This Week in Port Jervis History
On December 26, 1890, the second Erie Depot caught fire. The depot was completed the previous July to replace the first Erie Depot, which was located on Pike Street and opened on New Years Eve in 1847. The line had not yet been completed to Port Jervis by this time. The second Erie Depot was designed by George E. Archer and built by Delafield and McLane. It was built with Hudson River brick, Georgia pine and a slate roof. The depot was accessed from Jersey Avenue through a long hall in the newly renovated Brown Building. The fire in the depot broke out in the dispatcher's room. The fire coincided with the first significant snowfall in two years. The flames destroyed the entire building within three hours, despite the quick response from the fire companies. The electrical fire is believed to have been burning in the upper part of the building for some time before it was noticed. The depot was quickly evacuated, as well as the nearby Theatre Normandie in Delaware Hall (which was built in 1850 and called the Goodale Building at that time). After the fire, the ticket office was temporarily established in Herbert Kirk's restaurant and a galvanizer’s shack was used as the baggage room. The temporary depot was then relocated to the Goodale Building until the current Erie Depot was opened in February of 1892.
The second Erie Depot and the Brown Building behind it.
This picture of the first Erie Depot was taken in the 1880’s.

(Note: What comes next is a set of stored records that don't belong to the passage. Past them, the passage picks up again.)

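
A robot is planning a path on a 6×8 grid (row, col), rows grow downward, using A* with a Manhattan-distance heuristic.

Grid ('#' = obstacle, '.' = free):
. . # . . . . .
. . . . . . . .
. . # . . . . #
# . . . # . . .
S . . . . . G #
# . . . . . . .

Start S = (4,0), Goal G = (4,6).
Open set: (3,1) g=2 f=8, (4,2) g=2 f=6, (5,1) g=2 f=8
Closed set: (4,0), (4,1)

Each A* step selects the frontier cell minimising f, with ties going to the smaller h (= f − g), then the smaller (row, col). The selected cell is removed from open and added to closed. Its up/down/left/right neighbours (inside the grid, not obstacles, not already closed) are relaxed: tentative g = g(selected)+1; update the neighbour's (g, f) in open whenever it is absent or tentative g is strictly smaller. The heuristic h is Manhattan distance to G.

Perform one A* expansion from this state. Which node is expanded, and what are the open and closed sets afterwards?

expanded=(4,2); open=[(3,1) g=2 f=8, (3,2) g=3 f=8, (4,3) g=3 f=6, (5,1) g=2 f=8, (5,2) g=3 f=8]; closed=[(4,0), (4,1), (4,2)]

step 1: expand (4,2) (f=6, h=4) → closed; open now [(3,1) g=2 f=8, (3,2) g=3 f=8, (4,3) g=3 f=6, (5,1) g=2 f=8, (5,2) g=3 f=8]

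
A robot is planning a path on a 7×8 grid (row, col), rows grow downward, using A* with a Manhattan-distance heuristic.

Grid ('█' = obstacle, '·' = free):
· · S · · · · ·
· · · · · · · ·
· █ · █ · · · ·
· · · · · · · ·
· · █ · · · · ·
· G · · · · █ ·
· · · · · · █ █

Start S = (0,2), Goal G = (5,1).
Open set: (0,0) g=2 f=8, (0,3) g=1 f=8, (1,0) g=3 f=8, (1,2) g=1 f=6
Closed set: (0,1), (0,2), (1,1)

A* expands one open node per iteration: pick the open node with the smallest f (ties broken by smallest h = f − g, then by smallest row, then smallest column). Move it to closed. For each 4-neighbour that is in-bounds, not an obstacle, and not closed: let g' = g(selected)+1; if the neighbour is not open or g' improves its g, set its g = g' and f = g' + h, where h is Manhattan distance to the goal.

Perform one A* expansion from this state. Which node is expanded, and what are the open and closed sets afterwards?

step 1: expand (1,2) (f=6, h=5) → closed; open now [(0,0) g=2 f=8, (0,3) g=1 f=8, (1,0) g=3 f=8, (1,3) g=2 f=8, (2,2) g=2 f=6]

expanded=(1,2); open=[(0,0) g=2 f=8, (0,3) g=1 f=8, (1,0) g=3 f=8, (1,3) g=2 f=8, (2,2) g=2 f=6]; closed=[(0,1), (0,2), (1,1), (1,2)]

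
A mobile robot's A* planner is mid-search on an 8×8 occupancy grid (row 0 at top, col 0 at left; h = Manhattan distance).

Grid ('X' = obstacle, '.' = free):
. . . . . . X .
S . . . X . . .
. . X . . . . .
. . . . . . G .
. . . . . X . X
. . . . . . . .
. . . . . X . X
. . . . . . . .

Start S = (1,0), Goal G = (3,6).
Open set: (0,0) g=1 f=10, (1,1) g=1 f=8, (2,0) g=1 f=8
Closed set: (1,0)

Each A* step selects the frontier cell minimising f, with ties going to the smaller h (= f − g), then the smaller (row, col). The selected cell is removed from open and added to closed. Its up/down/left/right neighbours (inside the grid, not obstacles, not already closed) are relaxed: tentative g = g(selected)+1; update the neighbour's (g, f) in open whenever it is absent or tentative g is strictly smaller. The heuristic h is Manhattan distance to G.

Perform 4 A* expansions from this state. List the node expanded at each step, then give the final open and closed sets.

step 1: expand (1,1) (f=8, h=7) → closed; open now [(0,0) g=1 f=10, (0,1) g=2 f=10, (1,2) g=2 f=8, (2,0) g=1 f=8, (2,1) g=2 f=8]
step 2: expand (1,2) (f=8, h=6) → closed; open now [(0,0) g=1 f=10, (0,1) g=2 f=10, (0,2) g=3 f=10, (1,3) g=3 f=8, (2,0) g=1 f=8, (2,1) g=2 f=8]
step 3: expand (1,3) (f=8, h=5) → closed; open now [(0,0) g=1 f=10, (0,1) g=2 f=10, (0,2) g=3 f=10, (0,3) g=4 f=10, (2,0) g=1 f=8, (2,1) g=2 f=8, (2,3) g=4 f=8]
step 4: expand (2,3) (f=8, h=4) → closed; open now [(0,0) g=1 f=10, (0,1) g=2 f=10, (0,2) g=3 f=10, (0,3) g=4 f=10, (2,0) g=1 f=8, (2,1) g=2 f=8, (2,4) g=5 f=8, (3,3) g=5 f=8]

order=[(1,1) → (1,2) → (1,3) → (2,3)]; open=[(0,0) g=1 f=10, (0,1) g=2 f=10, (0,2) g=3 f=10, (0,3) g=4 f=10, (2,0) g=1 f=8, (2,1) g=2 f=8, (2,4) g=5 f=8, (3,3) g=5 f=8]; closed=[(1,0), (1,1), (1,2), (1,3), (2,3)]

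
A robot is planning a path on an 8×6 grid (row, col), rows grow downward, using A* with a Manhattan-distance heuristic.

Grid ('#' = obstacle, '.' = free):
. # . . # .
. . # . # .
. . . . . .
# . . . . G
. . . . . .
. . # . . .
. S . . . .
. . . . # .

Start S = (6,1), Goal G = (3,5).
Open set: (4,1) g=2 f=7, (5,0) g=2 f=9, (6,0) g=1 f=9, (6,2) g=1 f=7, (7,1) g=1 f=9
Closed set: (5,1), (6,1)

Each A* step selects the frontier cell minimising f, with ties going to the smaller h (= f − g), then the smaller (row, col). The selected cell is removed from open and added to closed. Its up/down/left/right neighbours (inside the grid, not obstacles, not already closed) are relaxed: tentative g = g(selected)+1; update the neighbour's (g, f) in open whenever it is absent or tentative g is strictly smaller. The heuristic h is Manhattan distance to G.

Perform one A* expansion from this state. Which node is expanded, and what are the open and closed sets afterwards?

expanded=(4,1); open=[(3,1) g=3 f=7, (4,0) g=3 f=9, (4,2) g=3 f=7, (5,0) g=2 f=9, (6,0) g=1 f=9, (6,2) g=1 f=7, (7,1) g=1 f=9]; closed=[(4,1), (5,1), (6,1)]

step 1: expand (4,1) (f=7, h=5) → closed; open now [(3,1) g=3 f=7, (4,0) g=3 f=9, (4,2) g=3 f=7, (5,0) g=2 f=9, (6,0) g=1 f=9, (6,2) g=1 f=7, (7,1) g=1 f=9]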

Behind the depot is the Dutton Building, designed by John C. Dutton and Marx Samuels in 1869 and built by George Jones. The advertisement “established since the time of Noah” belongs to George Lea’s drugstore which he relocated from his uptown location to the Dutton Building in 1869. By the time this picture was taken, Lea was spending most of his time managing the recently acquired Excelsior rink and his opera house (visible further up Pike Street, which collapsed in 1971). His assistant Fred N. Mason became the druggist at this time. On the left side of Pike Street is Werdenberg and Sedillo’s clothing store, which opened at that location in 1883.